What was the fifth Startup Weekend in New Zealand, and the second in Wellington, continued to raise the bar.
Co-organiser, and WebFund chairman Dave Moskovitz says the 54 hour event that aims to take pitched (to all participants’) ideas into businesses with a future keep getting better.
“After six events, we’re starting to know the rhythm and the skills required in managing teams and their crises really well,” he says.
The mentoring aspect is one of the key components of the value Startup Weekend delivers to participants, where (as well as the global mission of Startup Weekend) the idea is to inspire entrepreneurs.
“But we have to implement that in the New Zealand context,” Moskovitz says.
“What we’re really trying to provide is experiential learning to help people acquire skills that they may not have.”
As well as honing talents that people may have, it is also a high pressure situation in which to test them.

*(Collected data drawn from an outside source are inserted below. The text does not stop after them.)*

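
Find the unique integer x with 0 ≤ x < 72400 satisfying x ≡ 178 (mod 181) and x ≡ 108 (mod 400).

23708

Write x = 178 + 181·k. Then 181·k ≡ 108 − 178 ≡ 330 (mod 400).
Need 181⁻¹ mod 400. Extended Euclid on (400, 181):
400 = 2*181 + 38
181 = 4*38 + 29
38 = 1*29 + 9
29 = 3*9 + 2
9 = 4*2 + 1
2 = 2*1 + 0
Back-substitute:
1 = 9 − 4·2
1 = −4·29 + 13·9
1 = 13·38 − 17·29
1 = −17·181 + 81·38
1 = 81·400 − 179·181
181⁻¹ ≡ 221 (mod 400), so k ≡ 221·330 ≡ 130 (mod 400).
x = 178 + 181·130 = 23708.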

Among the attributes that participants learn are:
- Learn how to work in a team under high pressure
- Learn how to participate in an idea being born
- Learn about customer and market validation
- Learn how to plan and execute with a really short production
- Learn hot to present in a very compelling way
Moskovitz says the application of Startup Weekend in New Zealand that is different to much of the rest of the world is the emphasis of Lean Startup methodology.
The trouble with writing say a 100 page business plan is even before it is finished it is out of date.
In particular the teams used a Lean Startup Canvas, a sheet of A2 paper that provides an outline assumption of a business around factors such as the unique value proposition, the solution that’s being provided and revenue (among others).
“As you learn things, the learnings are incorporated into the business model,” says Moskovitz. “As you write down your assumptions, you have things you can test. It’s a scientific method to making a business, with tests and experiments to validate it.”
Such methodology is much cleaner than “just being driven by a passion and the she’ll be right approach to building a business,” he says.
Wellington’s Startup Weekend (27 – 29 July) saw attendees carrying out much more validation and incorporating this learning in their businesses. The learning also meant much more pivoting as people truly listened to what the market wants.
When the market (i.e. interviewed people) don’t agree with assumptions, it can lead to a crisis.
For one particular team it initially meant a disbanded team with only one member left. But, that person thought about their findings, that there might be something else there, and rang up the team members. The rest of the team all returned that night.
One extremely pleasing aspect for Moskovitz was the new people he discovered in the entrepreneurial and innovation space.
“I like to think I’m really well connected in this ecosystem,” he says.
“But I didn’t know two thirds of the people in the room.”
He says that everyone knows that it is very difficult to produce something realizable in 54 hours.
“But more importantly, people are going to meet 30 or so people that they know and may be able to team up with in the future,” he says. “They may not carry on with a real thing now, but they’re much more likely and able to do so in the future.”
For the record, the weekend winner was Questo – a website and app to make homework fun and link teachers, parents and children more closely in its sphere.
Questo won because it best satisfied the judging criteria:
- 1/3 validation
- 1/3 business model
- 1/3 execution
“The judges attempt to replicate what happens in real life,” Moskovitz says.
“It’s not necessarily the best idea that wins, but the one that is best executed. Questo was strong across all three areas.”